Wie geht es jetzt Ihrer Meinung nach in dem Forschungsfeld weiter?
Was Klimarisiken betrifft, geht die Reise bereits ganz klar in Richtung "multi-hazards" und "compound events". Das heißt, man betrachtet mehrere, auch extreme Ereignisse gemeinsam, die räumlich oder zeitlich im Zusammenhang stehen können. Der systemische Aspekt, also wie diese Ereignisse zusammenhängen und sich gegenseitig beeinflussen, muss in der Zukunft noch stärker beachtet werden.
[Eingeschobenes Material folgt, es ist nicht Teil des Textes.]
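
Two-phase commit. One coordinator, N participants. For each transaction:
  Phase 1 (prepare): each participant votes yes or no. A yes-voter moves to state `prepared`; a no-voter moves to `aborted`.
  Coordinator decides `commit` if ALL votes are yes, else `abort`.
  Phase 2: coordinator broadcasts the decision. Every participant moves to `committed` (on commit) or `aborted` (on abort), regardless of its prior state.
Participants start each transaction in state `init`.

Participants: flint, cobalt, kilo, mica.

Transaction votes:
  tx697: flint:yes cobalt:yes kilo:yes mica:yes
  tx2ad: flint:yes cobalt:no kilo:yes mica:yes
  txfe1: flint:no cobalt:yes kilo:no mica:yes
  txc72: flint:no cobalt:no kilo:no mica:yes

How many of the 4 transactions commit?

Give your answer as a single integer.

Answer: 1

Derivation:
tx697: all yes -> commit (commits=1)
tx2ad: no from cobalt -> abort (commits=1)
txfe1: no from flint, kilo -> abort (commits=1)
txc72: no from flint, cobalt, kilo -> abort (commits=1)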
Ich denke, wir müssen uns hier viel stärker zwischen Disziplinen wie beispielsweise Psychologie, Ökonomie, Politik- und Sozialwissenschaft, Ökologie und Klimawissenschaft vernetzen. Dabei ist es wichtig, mit einem einheitlichen Paradigma voranzugehen, zum Beispiel ein Systemmodellierungsansatz, der das Einbinden von empirischen Befunden erlaubt. Dies schließt natürlich flankierende normative Forschung keinesfalls aus, also beispielsweise, was wir im Hinblick auf das Spannungsfeld Effizienz versus Resilienz denn eigentlich optimieren wollen. Wir sollten auch stärker in den Blick nehmen, wie große Datenmengen und künstliche Intelligenz helfen können, komplexe Risiken besser zu verstehen und zu entdecken, bevor es zu spät ist.